David, at least it's not called "Brag _In_ Drag"


See ya there!


----------



## Dave Meashey (Jan 2, 2008)

"David, at least it's not called "Brag In Drag""

Cliffy;

Well Corporeal Klinger was one of my favorite characters in M.A.S.H. But I know I could never do it! Those high-heeled shoes are killers! (Even if I would not get embarrassed!!) Don't think we have to worry about that too much with a bunch of train guys (We're Butch!). 

Interesting idea, though.

Best,
David Meashey

P.S. For the race version of "Drag," this would be my entry:










Believe me, the wee beastie can really scoot!!


----------



## Tomahawk & Western RR (Sep 22, 2015)

5 days to go!


----------



## Tomahawk & Western RR (Sep 22, 2015)

i will be there saturday. not sure where i'll be at. Prob. spent an hour or 2 at the steam track


----------



## Dave Meashey (Jan 2, 2008)

Cliffy;

I will probably be leaving in the wee hours of Wednesday morning, so I will be offline after Tuesday evening. There are some family things I need to attend to, like putting flowers at the family plots and visiting my Dad's oldest brother and wife. Thursday I will head into York to help set up the steam tracks. I'm a bit red-faced, as I cannot seem to find my Split Jaw bolt driving tool. Guess I had better buy two at the show and make sure I store at least one of them where I can find it again next year!

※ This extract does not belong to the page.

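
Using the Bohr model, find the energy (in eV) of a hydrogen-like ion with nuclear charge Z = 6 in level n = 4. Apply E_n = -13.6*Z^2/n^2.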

I will be packing tomorrow, Today is filled with errands and tying up loose ends.

Looking forward to seeing everyone,
David Meashey


----------



## Tomahawk & Western RR (Sep 22, 2015)

I may be there friday also.... just have to convince mom that i've been really good so i should take off friday for a "vacation"...


I made myself a shopping list

-rail joiners
-4 pieces of 8 ft diameter curves
-tie strips
-buildings (a station, water tower, and a few houses)
-couplers
-( 2 LGB LH R3 switches)* if i can get a good price
-3 or 4 cars
- Aster Big Boy 

sice i am soo close (i am in york) i may see if i can come thursday after school to help with SVGRS track setup and mikes track.


see you there!


nate


----------



## Tomahawk & Western RR (Sep 22, 2015)

see you guys tomorrow!


----------



## Dave Meashey (Jan 2, 2008)

Cliffy;

Looks like I managed to miss you again. I was there Friday, but my college buddy and I moved about a lot. Saturday I stayed at the steam tracks much of the time. I did talk with Nate and with Jerry Bohlander (sp), but I never ran into you.

Maybe next time,
David Meashey


----------



## CliffyJ (Apr 29, 2009)

Hey David, sorry for that, but yeah, we'll meet next year.


----------